Ни в ком ином Россия не нуждалась на переломе ХVII–XVIIIстолетий — таков был вывод Петра Iпосле возвращения из Великого посольства. Его первой заграничной поездки. Почти мальчишка — двадцати с небольшим лет! — не получивший сколько-нибудь систематизированного образования, — кто бы стал заниматься всерьез с последним в длинной очереди наследников престола, к тому же последним ребенком последней и ненавистной всей царской родне безродной жены царя! Если не считать грамоты по Псалтырю, всему учился сам, по собственному чутью и разумению времени. Какое уж там слагание вирш на разных языках или сочинение «пиес», которым славилась старшая, сводная сестра царевна Софья Алексеевна, — впрочем, она и в самом деле обладала выдающимся литературным талантом — Н.М. Карамзин, читавший ее труды, в этом не сомневался. Или игра на клавикортах — их младшему царевичу, как и его сестре Наталье, попросту не успели сделать. Хватит, что дали забавляться со своими «потешными».

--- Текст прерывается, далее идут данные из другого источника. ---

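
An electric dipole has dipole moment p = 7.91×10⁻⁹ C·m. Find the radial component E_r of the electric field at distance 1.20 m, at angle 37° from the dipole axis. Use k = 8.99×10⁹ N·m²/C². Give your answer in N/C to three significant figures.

For a dipole, E_r = (2kp cosθ)/r³.
kp/r³ = (8.99×10⁹)(7.91×10⁻⁹)/(1.20)³ = 41.15 N/C.
E_r = 2·41.15·cos37° = 65.73 N/C.

E_r ≈ 65.7 N/C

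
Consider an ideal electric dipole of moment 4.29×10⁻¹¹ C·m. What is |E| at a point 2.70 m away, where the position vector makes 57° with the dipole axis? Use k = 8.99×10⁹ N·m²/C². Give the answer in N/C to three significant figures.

E ≈ 0.0269 N/C

At angle θ the dipole field magnitude is E = (kp/r³)·√(1 + 3cos²θ).
kp/r³ = (8.99×10⁹)(4.29×10⁻¹¹) / (2.70)³ = 0.01959 N/C.
√(1 + 3cos²57°) = √(1 + 3·0.2966) = √1.8899 ≈ 1.3747.
E ≈ 0.01959 × 1.375 = 0.02694 N/C.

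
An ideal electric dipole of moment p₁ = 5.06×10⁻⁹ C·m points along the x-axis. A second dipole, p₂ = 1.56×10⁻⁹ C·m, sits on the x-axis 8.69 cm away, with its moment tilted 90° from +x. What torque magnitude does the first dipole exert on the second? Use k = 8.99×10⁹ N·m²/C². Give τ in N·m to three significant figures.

The second dipole sits on the axis of the first, so the field there is axial: E₁ = 2kp₁/r³ along +x.
E₁ = 2(8.99×10⁹)(5.06×10⁻⁹)/(0.0869)³ = 1.386×10⁵ N/C.
Torque on the second dipole: τ = p₂ E₁ sinθ.
τ = (1.56×10⁻⁹)(1.386×10⁵)·sin90° = 2.163×10⁻⁴ N·m.

τ ≈ 2.16×10⁻⁴ N·m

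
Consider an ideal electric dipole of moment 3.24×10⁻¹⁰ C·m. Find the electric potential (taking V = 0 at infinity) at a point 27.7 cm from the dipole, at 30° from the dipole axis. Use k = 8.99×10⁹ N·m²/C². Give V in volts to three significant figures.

V ≈ 32.9 V

The dipole potential is V = kp cosθ / r².
V = (8.99×10⁹)(3.24×10⁻¹⁰)·cos30° / (0.277)² = 32.88 V.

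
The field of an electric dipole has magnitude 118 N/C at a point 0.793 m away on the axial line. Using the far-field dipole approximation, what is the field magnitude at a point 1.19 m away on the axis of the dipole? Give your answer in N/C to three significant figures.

Dipole fields scale as 1/r³ in the far field; the geometry is the same at both points.
E₂ = E₁ · (r₁/r₂)³ = 118 · (0.793/1.19)³.
(r₁/r₂)³ = (0.6664)³ = 0.2959.
E₂ ≈ 34.92 N/C.

E ≈ 34.9 N/C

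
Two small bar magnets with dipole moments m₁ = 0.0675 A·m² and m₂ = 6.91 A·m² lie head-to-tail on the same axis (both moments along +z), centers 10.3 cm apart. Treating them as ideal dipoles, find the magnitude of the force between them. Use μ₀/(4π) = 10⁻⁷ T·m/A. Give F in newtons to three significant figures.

On-axis B of dipole 1: B = (μ₀/4π)·2m₁/r³. Force on dipole 2: F = m₂·dB/dr.
dB/dr = −(μ₀/4π)·6m₁/r⁴, so |F| = (μ₀/4π)·6m₁m₂/r⁴.
F = 6(10⁻⁷)(0.0675)(6.91)/(0.103)⁴ = 0.002486 N.

F ≈ 0.00249 N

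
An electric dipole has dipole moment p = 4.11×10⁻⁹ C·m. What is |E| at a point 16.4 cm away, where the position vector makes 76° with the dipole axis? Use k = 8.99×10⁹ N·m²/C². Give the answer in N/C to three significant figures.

At angle θ the dipole field magnitude is E = (kp/r³)·√(1 + 3cos²θ).
kp/r³ = (8.99×10⁹)(4.11×10⁻⁹) / (0.164)³ = 8377 N/C.
√(1 + 3cos²76°) = √(1 + 3·0.0585) = √1.1756 ≈ 1.0842.
E ≈ 8377 × 1.084 = 9082 N/C.

E ≈ 9080 N/C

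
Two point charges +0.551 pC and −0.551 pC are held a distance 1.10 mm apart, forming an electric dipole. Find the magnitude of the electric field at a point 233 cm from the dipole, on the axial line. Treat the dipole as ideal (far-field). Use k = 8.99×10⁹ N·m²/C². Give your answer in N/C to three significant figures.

E ≈ 8.62×10⁻⁷ N/C

Dipole moment p = qd = (5.51×10⁻¹³ C)(0.00110 m) = 6.061×10⁻¹⁶ C·m.
On the dipole axis E = 2kp/r³.
E = 2·(8.99×10⁹)(6.061×10⁻¹⁶) / (2.33)³ = 8.615×10⁻⁷ N/C.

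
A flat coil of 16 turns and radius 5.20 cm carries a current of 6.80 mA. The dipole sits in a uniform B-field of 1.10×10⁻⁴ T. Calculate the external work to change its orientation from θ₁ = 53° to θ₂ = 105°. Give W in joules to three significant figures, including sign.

W ≈ 8.75×10⁻⁸ J

m = NIA = NIπa² = 16·(0.00680)·π·(0.0520)² = 9.242×10⁻⁴ A·m².
W_ext = ΔU = −mB cosθ₂ + mB cosθ₁ = mB(cosθ₁ − cosθ₂).
W = (9.242×10⁻⁴)(1.10×10⁻⁴)·(cos53° − cos105°) = (1.017×10⁻⁷)·(+0.8606) = 8.749×10⁻⁸ J.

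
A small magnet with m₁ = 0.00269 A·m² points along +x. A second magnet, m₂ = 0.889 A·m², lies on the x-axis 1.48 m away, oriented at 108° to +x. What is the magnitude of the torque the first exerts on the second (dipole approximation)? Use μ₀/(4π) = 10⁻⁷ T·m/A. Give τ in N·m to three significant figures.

τ ≈ 1.40×10⁻¹⁰ N·m

Dipole B is on the axis of dipole A, so B₁ there is axial: B₁ = (μ₀/4π)·2m₁/r³ along +x.
B₁ = 2(10⁻⁷)(0.00269)/(1.48)³ = 1.660×10⁻¹⁰ T.
τ = m₂ B₁ sinθ.
τ = (0.889)(1.660×10⁻¹⁰)·sin108° = 1.403×10⁻¹⁰ N·m.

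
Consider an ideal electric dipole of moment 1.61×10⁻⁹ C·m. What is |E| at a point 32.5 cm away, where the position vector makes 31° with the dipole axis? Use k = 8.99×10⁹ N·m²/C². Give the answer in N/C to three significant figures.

At angle θ the dipole field magnitude is E = (kp/r³)·√(1 + 3cos²θ).
kp/r³ = (8.99×10⁹)(1.61×10⁻⁹) / (0.325)³ = 421.6 N/C.
√(1 + 3cos²31°) = √(1 + 3·0.7347) = √3.2042 ≈ 1.7900.
E ≈ 421.6 × 1.790 = 754.7 N/C.

E ≈ 755 N/C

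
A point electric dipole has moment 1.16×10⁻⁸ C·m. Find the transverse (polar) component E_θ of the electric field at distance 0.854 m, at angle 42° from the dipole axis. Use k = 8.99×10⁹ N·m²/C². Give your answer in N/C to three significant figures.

E_θ ≈ 112 N/C

For a dipole, E_θ = (kp sinθ)/r³.
kp/r³ = (8.99×10⁹)(1.16×10⁻⁸)/(0.854)³ = 167.4 N/C.
E_θ = 167.4·sin42° = 112.0 N/C.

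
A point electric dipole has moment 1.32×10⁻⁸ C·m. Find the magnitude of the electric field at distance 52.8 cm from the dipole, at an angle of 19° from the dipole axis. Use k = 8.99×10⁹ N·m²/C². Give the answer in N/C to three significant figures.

E ≈ 1550 N/C

At angle θ the dipole field magnitude is E = (kp/r³)·√(1 + 3cos²θ).
kp/r³ = (8.99×10⁹)(1.32×10⁻⁸) / (0.528)³ = 806.2 N/C.
√(1 + 3cos²19°) = √(1 + 3·0.8940) = √3.6820 ≈ 1.9189.
E ≈ 806.2 × 1.919 = 1547 N/C.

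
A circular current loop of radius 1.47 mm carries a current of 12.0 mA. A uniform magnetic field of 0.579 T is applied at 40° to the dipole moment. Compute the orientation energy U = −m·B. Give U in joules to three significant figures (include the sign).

Magnetic moment m = IA = Iπa² = (0.0120)·π·(0.00147)² = 8.146×10⁻⁸ A·m².
U = −m·B = −mB cosθ.
U = −(8.146×10⁻⁸)(0.579)·cos40° = -3.613×10⁻⁸ J.

U ≈ -3.61×10⁻⁸ J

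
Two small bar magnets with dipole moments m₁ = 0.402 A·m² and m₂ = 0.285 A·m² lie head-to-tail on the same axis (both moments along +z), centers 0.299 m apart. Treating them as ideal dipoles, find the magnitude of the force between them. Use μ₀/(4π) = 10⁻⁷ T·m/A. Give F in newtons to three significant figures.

On-axis B of dipole 1: B = (μ₀/4π)·2m₁/r³. Force on dipole 2: F = m₂·dB/dr.
dB/dr = −(μ₀/4π)·6m₁/r⁴, so |F| = (μ₀/4π)·6m₁m₂/r⁴.
F = 6(10⁻⁷)(0.402)(0.285)/(0.299)⁴ = 8.601×10⁻⁶ N.

F ≈ 8.60×10⁻⁶ N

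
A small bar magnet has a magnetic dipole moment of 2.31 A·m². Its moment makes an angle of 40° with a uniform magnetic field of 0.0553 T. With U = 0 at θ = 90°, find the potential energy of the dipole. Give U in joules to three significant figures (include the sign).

U = −m·B = −mB cosθ.
U = −(2.31)(0.0553)·cos40° = -0.09786 J.

U ≈ -0.0979 J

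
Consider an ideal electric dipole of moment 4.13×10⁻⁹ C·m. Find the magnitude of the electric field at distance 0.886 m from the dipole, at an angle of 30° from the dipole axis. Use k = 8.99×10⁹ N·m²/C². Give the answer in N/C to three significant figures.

At angle θ the dipole field magnitude is E = (kp/r³)·√(1 + 3cos²θ).
kp/r³ = (8.99×10⁹)(4.13×10⁻⁹) / (0.886)³ = 53.38 N/C.
√(1 + 3cos²30°) = √(1 + 3·0.7500) = √3.2500 ≈ 1.8028.
E ≈ 53.38 × 1.803 = 96.24 N/C.

E ≈ 96.2 N/C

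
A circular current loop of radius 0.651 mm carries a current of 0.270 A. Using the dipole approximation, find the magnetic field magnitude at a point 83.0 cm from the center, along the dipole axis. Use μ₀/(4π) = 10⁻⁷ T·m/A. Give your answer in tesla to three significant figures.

Magnetic moment m = IA = Iπa² = (0.270)·π·(6.51×10⁻⁴)² = 3.595×10⁻⁷ A·m².
On axis B = (μ₀/4π)·2m/r³.
B = 2·(10⁻⁷)·(3.595×10⁻⁷) / (0.830)³ = 1.257×10⁻¹³ T.

B ≈ 1.26×10⁻¹³ T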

Но это лишь одна сторона дела. Другая, не вошедшая в хрестоматийную формулу, ни в какой ЕГЭ. Владение голландским языком (не после поездки в посольство, а до нее!). По признанию иностранцев, Петр был лучшим переводчиком при дворе, и почти так же легко объяснялась с гостями царевна Наталья, знакомая к тому же и с итальянским языком. Он сам перечитывал иностранную почту и проводил почти все время не на плацу с «потешными», а в избе генерального писаря Преображенского полка, иначе — начальника впервые складывавшегося генерального штаба, которым ведал дед А.В. Суворова Иван Григорьевич. А об инженерных «штуках» и вовсе нечего говорить!

Здесь не нужны были никакие специальные учителя. Все знали: испокон веков Москва искала по всей Европе инженеров, самых образованных и самых успешных. Не потому, что не верила в своих, — хотела знать все технические новинки, за которые готова была платить любые деньги.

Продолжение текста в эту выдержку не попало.